REVIEWED - REEKER: David Payne made what name he has collaborating with Roger Corman on straight-to-video rip-offs with such revealing titles as Showgirl Murders and Alien Terminator (two steals for the price of one there), writes Donald Clarke
Encountering one of his horror films in the cinema is, therefore, somewhat like coming across a Jade Goody fitness DVD on the big screen.
Yet here it is. Aside from a brief appearance by Michael Ironside - himself no stranger to the bottom shelf at Xtravision - Reeker stars nobody you have ever heard of.
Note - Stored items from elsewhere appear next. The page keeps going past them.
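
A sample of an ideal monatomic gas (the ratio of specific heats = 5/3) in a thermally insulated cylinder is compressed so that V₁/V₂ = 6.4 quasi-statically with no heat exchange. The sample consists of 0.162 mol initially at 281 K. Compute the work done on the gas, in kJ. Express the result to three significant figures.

For a reversible adiabat TV^(γ−1) is constant, so T₂ = T₁ (V₁/V₂)^(γ−1).
T₂ = 281 × 6.4^(2/3) = 968.6 K.
Q = 0, so ΔU = W_on_gas = nCᵥΔT with Cᵥ = R/(γ−1) = 12.47 J/(mol·K).
ΔU = 0.162 × 12.47 × (968.6 − 281) = 1389 J.

W ≈ 1.39 kJ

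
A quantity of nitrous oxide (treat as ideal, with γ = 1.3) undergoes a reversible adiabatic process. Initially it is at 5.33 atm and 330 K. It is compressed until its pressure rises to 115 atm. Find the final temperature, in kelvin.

Adiabatic: T₂/T₁ = (P₂/P₁)^((γ−1)/γ).
T₂ = 330 × (115/5.33)^(0.231) = 670.4 K.

T₂ ≈ 670 K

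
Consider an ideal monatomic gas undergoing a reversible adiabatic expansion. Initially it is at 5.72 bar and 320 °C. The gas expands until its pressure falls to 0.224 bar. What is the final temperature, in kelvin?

Adiabatic: T₂/T₁ = (P₂/P₁)^((γ−1)/γ).
For a monatomic ideal gas γ = 5/3, so (γ−1)/γ = 2/5.
T₁ = 320 °C = 593.1 K.
T₂ = 593.1 × (0.224/5.72)^(2/5) = 162.3 K.

T₂ ≈ 162 K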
It features a monster whose powers seem to change from frame to frame: one minute it has the omnipotence of all-seeing death; the next it appears susceptible to being run over by a pick-up truck. And it dares to wheel out the most overused twist in contemporary horror cinema yet again. For all that, it satisfies the demands of its genre quite nicely.
Reeker follows a gang of youths stranded at a motel in the desert as they seek to avoid a hooded beast with drills for hands. The spectre's appearance is accompanied by a rank smell. Or perhaps he actually is a rank smell. Or maybe the soon-to-dead just imagine the rank smell. At any rate, the shocks are judiciously rationed and the tension is reasonably well sustained.
By any respectable critical standards, Reeker is, of course, appalling trash. I have, however, seen at least half a dozen weaker films directed by Sydney Pollack.